Understanding when to toggle between discrimination and all-metal mode directly impacts your detecting efficiency and target recovery rate.

Switch to all-metal when you’re hunting sites with mixed targets or unknown conditions—it maximizes depth and sensitivity while eliminating depth limitations that discrimination imposes. You’ll detect deeper coins and smaller relics that discrimination might miss.

All-metal mode eliminates depth restrictions and maximizes sensitivity, letting you recover deeper coins and smaller relics that discrimination would miss entirely.

However, target masking becomes problematic in trashy areas where junk signals overwhelm valuable finds. That’s when you’ll switch to discrimination mode, filtering iron, nails, and foil based on conductivity thresholds.

Use linear discrimination to reject everything below your set point, or employ notch discrimination to ignore specific conductivity segments.

In goldfields and relic sites, all-metal proves essential since valuable targets often share conductivity ranges with trash.

Frequently Asked Questions

Can Discrimination Mode Accidentally Reject Valuable Items Like Gold Rings or Chains?

Yes, discrimination mode can reject gold jewelry because thin chains and low-karat rings often produce signals matching trash like foil or pull-tabs. Mineral detection interference worsens this. You’ll miss valuable targets unless you lower discrimination settings or periodically use all-metal mode.

Does Discrimination Work Equally Well on All Metal Detector Brands and Models?

No—discrimination performance varies like different GPS brands reading terrain. Metal detector calibration and frequency technology differ markedly between manufacturers. Minelab’s multi-frequency and target identification techniques outperform basic Garrett models in trashy sites, while budget detectors often misidentify low-conductivity targets.

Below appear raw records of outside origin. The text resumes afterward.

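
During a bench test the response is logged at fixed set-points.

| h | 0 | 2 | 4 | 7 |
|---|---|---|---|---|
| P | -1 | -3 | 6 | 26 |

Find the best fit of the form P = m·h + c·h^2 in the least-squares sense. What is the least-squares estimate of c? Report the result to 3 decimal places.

Setting ∂/∂m … = 0 gives: 69·m + 415·c = 200;  415·m + 2673·c = 1358.
Eliminating c: 2673·(row 1) − 415·(row 2) gives 12212·m = 2673·200 − 415·1358 = -28970, so m = -14485/6106.
Then c = (1358 − 415·(-14485/6106))/2673 = 5351/6106.

c = 0.876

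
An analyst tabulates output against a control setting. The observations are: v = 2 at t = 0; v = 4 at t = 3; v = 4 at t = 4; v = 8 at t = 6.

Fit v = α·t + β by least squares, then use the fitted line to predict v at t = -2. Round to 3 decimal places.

Forming AᵀA = [[61, 13]; [13, 4]] and Aᵀv = [76, 18]ᵀ gives AᵀA·[α, β]ᵀ = Aᵀv.
Eliminating β: 4·(row 1) − 13·(row 2) gives 75·α = 4·76 − 13·18 = 70, so α = 14/15.
Then β = (18 − 13·(14/15))/4 = 22/15.
At t = -2: v̂ = (14/15)·(-2) + (22/15)·(1) = -2/5.

v̂ = -0.400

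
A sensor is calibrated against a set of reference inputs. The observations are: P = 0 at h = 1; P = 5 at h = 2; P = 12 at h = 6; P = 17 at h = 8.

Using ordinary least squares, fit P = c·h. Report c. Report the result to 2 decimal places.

The normal system AᵀA·[c]ᵀ = AᵀP is [[105]]·[c]ᵀ = [218]ᵀ.
c = 218/105 = 2.07619.

c = 2.08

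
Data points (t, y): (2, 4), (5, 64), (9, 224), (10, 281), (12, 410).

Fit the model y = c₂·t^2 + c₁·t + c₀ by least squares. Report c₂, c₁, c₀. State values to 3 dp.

c₂ = 2.996, c₁ = -1.414, c₀ = -4.786

With design matrix M, MᵀM = [[37938, 3590, 354]; [3590, 354, 38]; [354, 38, 5]] and Mᵀy = [106900, 10074, 983]ᵀ.
Row-reducing yields c₂ = 112945/37696, c₁ = -53299/37696, c₀ = -11275/2356.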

How Often Should I Recalibrate My Discrimination Settings During Hunts?

You’ll need to recalibrate whenever you change locations or notice ground conditions shifting. Calibration frequency directly impacts detection accuracy—check settings when moving between areas, encountering different soil types, or experiencing false signals that compromise your hunting freedom.

Will Discrimination Mode Still Detect Targets Buried at Extreme Depths?

Discrimination mode reduces your extreme depth detection because filtering slows target processing. You’ll miss deep versus shallow signals when soil interference masks faint responses. Switch to All-Metal mode for maximum penetration, then discriminate only after pinpointing promising targets.

Can Saltwater or Mineralized Soil Interfere With Discrimination Accuracy?

Ever wonder why your detector goes haywire at the beach? Yes, saltwater interference and mineralized soil impact dramatically reduce discrimination accuracy. You’ll need specialized ground balancing and lower sensitivity settings to overcome these conductivity challenges effectively.